KCGL/inventory-backend/app/api/v1/common/image_search.py

# -*- coding: utf-8 -*-
"""
以图搜图 API - CLIP Vision Embedding + pgvector 余弦距离检索
数据源：image_embeddings 表（统一向量存储）
"""

import os
import uuid
import json
from flask import Blueprint, request, jsonify
from sqlalchemy import text
from app.extensions import db
from app.utils.ai_vision import load_clip_model, get_image_embedding
from app.models.inbound.buy import StockBuy
from app.models.inbound.semi import StockSemi
from app.models.inbound.product import StockProduct
from app.models.base import MaterialBase

# 注册蓝图
image_search_bp = Blueprint('image_search', __name__)

# ============================================================================
# 可配置参数
# ============================================================================
# 以图搜图相似度阈值：余弦距离必须小于此值（距离越小越相似）
# 即余弦相似度 = 1 - 距离，必须 > (1 - SIMILARITY_THRESHOLD)
# 默认 0.25 对应余弦相似度 > 0.75
SIMILARITY_DISTANCE_THRESHOLD = 0.40


# ============================================================================
# POST /api/v1/common/image-search
# 以图搜图：上传图片 → CLIP embedding → pgvector 余弦相似度检索
# ============================================================================

@image_search_bp.route('/image-search', methods=['POST'])
def image_search():
    # ---------------------------------------------------------
    # 1. 检查文件
    # ---------------------------------------------------------
    if 'file' not in request.files:
        return jsonify({"code": 400, "msg": "未找到图片文件"}), 400

    file = request.files['file']
    if file.filename == '':
        return jsonify({"code": 400, "msg": "未选择文件"}), 400

    # ---------------------------------------------------------
    # 2. 安全保存临时文件
    # ---------------------------------------------------------
    ext = file.filename.rsplit('.', 1)[-1].lower()
    if ext not in {'png', 'jpg', 'jpeg', 'gif', 'bmp', 'webp'}:
        return jsonify({"code": 400, "msg": "不支持的图片格式"}), 400

    tmp_filename = f"{uuid.uuid4().hex}.{ext}"
    tmp_dir = os.path.join(os.path.dirname(__file__), '..', '..', '..', 'uploads')
    os.makedirs(tmp_dir, exist_ok=True)
    tmp_path = os.path.join(tmp_dir, tmp_filename)

    try:
        file.save(tmp_path)
        print(f"💾 [ImageSearch] 临时文件已保存: {tmp_path}")
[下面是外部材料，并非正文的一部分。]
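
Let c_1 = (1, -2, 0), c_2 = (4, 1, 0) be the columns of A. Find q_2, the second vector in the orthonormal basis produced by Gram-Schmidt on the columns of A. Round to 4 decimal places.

q_1 = c_1/‖c_1‖ = (1, -2, 0)/2.2361 = (0.4472, -0.8944, 0.0000).
r_{12} = q_1·c_2 = 0.8944.
u_2 = c_2 − 0.8944·q_1 = (3.6000, 1.8000, 0.0000).
‖u_2‖ = 4.0249, so q_2 = (0.8944, 0.4472, 0.0000).

q_2 = (0.8944, 0.4472, 0.0000)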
        # ---------------------------------------------------------
        # 3. 提取 CLIP embedding
        # ---------------------------------------------------------
        load_clip_model()
        embedding = get_image_embedding(tmp_path)
        print(f"✅ [ImageSearch] Embedding 提取成功，维度: {len(embedding)}")
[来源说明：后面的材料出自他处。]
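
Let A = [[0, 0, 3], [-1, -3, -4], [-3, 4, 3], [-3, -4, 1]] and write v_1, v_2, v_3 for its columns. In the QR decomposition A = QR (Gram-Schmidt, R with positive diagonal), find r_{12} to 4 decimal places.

q_1 = v_1/‖v_1‖ = (0, -1, -3, -3)/4.3589 = (0.0000, -0.2294, -0.6882, -0.6882).
r_{12} = q_1·v_2 = 0.6882.

r_{12} = 0.6882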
    except Exception as e:
        print(f"❌ [ImageSearch] 图像处理失败: {e}")
        return jsonify({"code": 500, "msg": f"图像处理失败: {str(e)}"}), 500

    finally:
        # ---------------------------------------------------------
        # 4. 无论成功与否，都删除临时文件
        # ---------------------------------------------------------
        if os.path.exists(tmp_path):
            try:
                os.remove(tmp_path)
                print(f"🗑️ [ImageSearch] 临时文件已清理: {tmp_path}")
            except Exception as e:
                print(f"⚠️ [ImageSearch] 临时文件删除失败: {e}")

    # ---------------------------------------------------------
    # 5. pgvector 余弦相似度检索（统一查 image_embeddings 表）
    # ---------------------------------------------------------
    try:
        query_vector_str = '[' + ','.join(str(v) for v in embedding) + ']'

        sql = text("""
    SELECT
        ie.id         AS embedding_id,
        ie.module_name,
        ie.target_id,
        ie.image_url,
        (1 - (ie.embedding <=> :query_vector)) AS similarity,
        (ie.embedding <=> :query_vector)        AS distance
    FROM image_embeddings ie
    WHERE ie.embedding IS NOT NULL
      AND (ie.embedding <=> :query_vector) < :distance_threshold
    ORDER BY ie.embedding <=> :query_vector
    LIMIT 200
""")

        raw_records = db.session.execute(sql, {
            "query_vector": query_vector_str,
            "distance_threshold": SIMILARITY_DISTANCE_THRESHOLD
        }).fetchall()
        if not raw_records:
            return jsonify({"code": 200, "data": [], "msg": "未找到相似图片（阈值过滤后）"})

        # ---------------------------------------------------------
        # Step 1: 初步去重（同入库单只保留最相似的图片）
        # ---------------------------------------------------------
        first_img_seen = {}
        unique_records = []
        for row in raw_records:
            key = (row.module_name, row.target_id)
            if key not in first_img_seen:
                first_img_seen[key] = True
                unique_records.append(row)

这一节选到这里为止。